Chapter 6 — 7
Altitude Diving
Diving in waters located above sea level (e.g. a mountain lake or dam) introduces some potential
hazards which are related to the cold temperatures at altitude and buoyancy problems with fresh
water (see below). Other variations with altitude are much more important, but not immediately
obvious.
Consider a dive in a mountain lake where the atmospheric pressure is half that at sea level (this
would be at an unlikely altitude of about 6000 metres or 18,000 ft. elevation, but it makes the
calculations easy). The pressure at the surface of the lake is that of the atmosphere, 0.5 ATA.
Assume it is a salt water lake (fresh water is slightly less dense and so exerts slightly less
pressure at a given depth).
The water in the lake will exert the same pressure at this altitude as it would at any other
altitude.
That is, 10 metres of water will still exert a pressure of 1 ATA.
The pressure at 5 metres depth therefore will be 1 ATA, consisting of 0.5 ATA contributed by
the atmospheric pressure, and 0.5 ATA contributed by the water.
The pressure at 10 metres will thus be 1.5 ATA.

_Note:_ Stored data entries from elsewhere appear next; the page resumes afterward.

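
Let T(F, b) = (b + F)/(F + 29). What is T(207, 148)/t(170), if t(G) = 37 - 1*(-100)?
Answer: 355/32332 ≈ 0.010980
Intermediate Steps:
t(G) = 137 (t(G) = 37 + 100 = 137)
T(F, b) = (F + b)/(29 + F)
T(207, 148)/t(170) = ((207 + 148)/(29 + 207))/137 = (355/236)*(1/137) = 355/32332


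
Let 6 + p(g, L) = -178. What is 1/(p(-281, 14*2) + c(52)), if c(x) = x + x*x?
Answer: 1/2572 ≈ 0.00038880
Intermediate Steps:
p(g, L) = -184 (p(g, L) = -6 - 178 = -184)
c(x) = x + x²
1/(p(-281, 14*2) + c(52)) = 1/(-184 + 52*(1 + 52)) = 1/(-184 + 52*53) = 1/(-184 + 2756) = 1/2572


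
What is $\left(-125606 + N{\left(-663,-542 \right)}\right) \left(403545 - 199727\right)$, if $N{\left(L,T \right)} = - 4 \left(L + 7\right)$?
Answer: $-25065945276$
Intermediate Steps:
$N{\left(L,T \right)} = -28 - 4 L$ ($N{\left(L,T \right)} = - 4 \left(7 + L\right) = -28 - 4 L$)
$\left(-125606 + N{\left(-663,-542 \right)}\right) \left(403545 - 199727\right) = \left(-125606 - -2624\right) \left(403545 - 199727\right) = \left(-125606 + \left(-28 + 2652\right)\right) 203818 = \left(-125606 + 2624\right) 203818 = \left(-122982\right) 203818 = -25065945276$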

One might think initially that this would give the diver a safety margin since the pressure at a
given depth in a mountain lake is less than that in the ocean. The critical difference, however, is
that the diver in the lake is returning to a lower surface pressure.
This can be illustrated by referring to one of Haldane's hypotheses (see Chapter 13). He
indicated that a diver could spend an unlimited time at 10 metres (2 ATA) and return to the
surface (1 ATA) without developing decompression sickness. In other words, a diver could
return to a pressure of half the original pressure (i.e. a 2 : 1 ratio) without developing nitrogen
bubbles in the tissues.
In the mountain lake, because the surface pressure is only half that at sea level (0.5 ATA), the
diver need dive to only 5 metres (1 ATA) and return to the surface to encounter the same 2 : 1
“safe” ratio. A 10 metre dive exceeds the “safe” decompression ratio. This makes dive tables
designed for sea level unreliable at altitude unless considerable corrections are made.
Decompression at altitude is further complicated by difficulties in estimating depth. Digital
electronic gauges must be calibrated for altitude.
A mechanical depth gauge calibrated for sea level is likely to be unreliable at altitude. The
gauge simply measures pressure and registers this as depth. Since the pressure at the surface of
the lake is 0.5 ATA (half that of sea level), the gauge will be straining its mechanism and
possibly bending the needle, trying to get its pointer past the zero stop to register what it
interprets as negative depth. The gauge may only start to register a depth after it has returned to
1 ATA. This would not happen in the mountain lake until the water pressure and atmospheric
pressure added up to 1 ATA – a depth of about 5 metres.
Even a capillary depth gauge, calibrated at sea level, will not really read accurately. At sea level,
the air-to-water interface in the capillary will move half way along the capillary at 10 metres,
since the pressure there is twice that at the surface. In the mountain lake with a surface pressure
of 0.5 ATA, twice the surface pressure will be encountered at about 5 metres depth. So the
capillary gauge will reach the "10 metre depth mark" (the half volume mark) at 5 metres.